Cost-Effectiveness of Artificial Intelligence Support in Computed Tomography-Based Lung Cancer Screening

Cancers (Basel). 2022 Mar 29;14(7):1729. doi: 10.3390/cancers14071729.

Abstract

Background: Lung cancer screening is already implemented in the USA and strongly recommended by European Radiological and Thoracic societies as well. Upon implementation, the total number of thoracic computed tomographies (CT) is likely to rise significantly. As shown in previous studies, modern artificial intelligence-based algorithms are on-par or even exceed radiologist's performance in lung nodule detection and classification. Therefore, the aim of this study was to evaluate the cost-effectiveness of an AI-based system in the context of baseline lung cancer screening.

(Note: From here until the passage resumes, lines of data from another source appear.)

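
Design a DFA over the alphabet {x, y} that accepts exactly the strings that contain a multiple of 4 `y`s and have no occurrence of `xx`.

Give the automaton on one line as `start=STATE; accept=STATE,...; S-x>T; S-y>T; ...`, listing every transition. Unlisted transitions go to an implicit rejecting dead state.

Handle the two conditions separately and then intersect. One (4 states) tracks the count of `y`s modulo 4; the other (3 states) tracks partial matches of the forbidden pattern `xx`. Each combined state is a pair, one component from each; accept when both components accept.
With 12 states:
          x    y  
>* q0     q1   q2 
 * q1     q3   q2 
   q2     q4   q5 
   q3     q3   q6 
   q4     q6   q5 
   q5     q7   q8 
   q6     q6   q9 
   q7     q9   q8 
   q8    q10   q0 
   q9     q9  q11 
   q10   q11   q0 
   q11   q11   q3 
(> = start, * = accepting)

start=q0; accept=q0,q1; q0-x>q1; q0-y>q2; q1-x>q3; q1-y>q2; q2-x>q4; q2-y>q5; q3-x>q3; q3-y>q6; q4-x>q6; q4-y>q5; q5-x>q7; q5-y>q8; q6-x>q6; q6-y>q9; q7-x>q9; q7-y>q8; q8-x>q10; q8-y>q0; q9-x>q9; q9-y>q11; q10-x>q11; q10-y>q0; q11-x>q11; q11-y>q3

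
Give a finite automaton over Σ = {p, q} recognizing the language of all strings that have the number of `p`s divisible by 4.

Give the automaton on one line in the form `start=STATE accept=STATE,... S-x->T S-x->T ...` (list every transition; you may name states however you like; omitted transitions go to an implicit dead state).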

Methods: In this retrospective study, a decision model based on Markov simulation was developed to estimate the quality-adjusted life-years (QALYs) and lifetime costs of the diagnostic modalities. Literature research was performed to determine model input parameters. Model uncertainty and possible costs of the AI-system were assessed using deterministic and probabilistic sensitivity analysis.

Results: In the base case scenario CT + AI resulted in a negative incremental cost-effectiveness ratio (ICER) as compared to CT only, showing lower costs and higher effectiveness. Threshold analysis showed that the ICER remained negative up to a threshold of USD 68 for the AI support. The willingness-to-pay of USD 100,000 was crossed at a value of USD 1240. Deterministic and probabilistic sensitivity analysis showed model robustness for varying input parameters.

Conclusion: Based on our results, the use of an AI-based system in the initial low-dose CT scan of lung cancer screening is a feasible diagnostic strategy from a cost-effectiveness perspective.

Keywords: AI-support system; cost-effectiveness analysis; deep learning; lung cancer screening.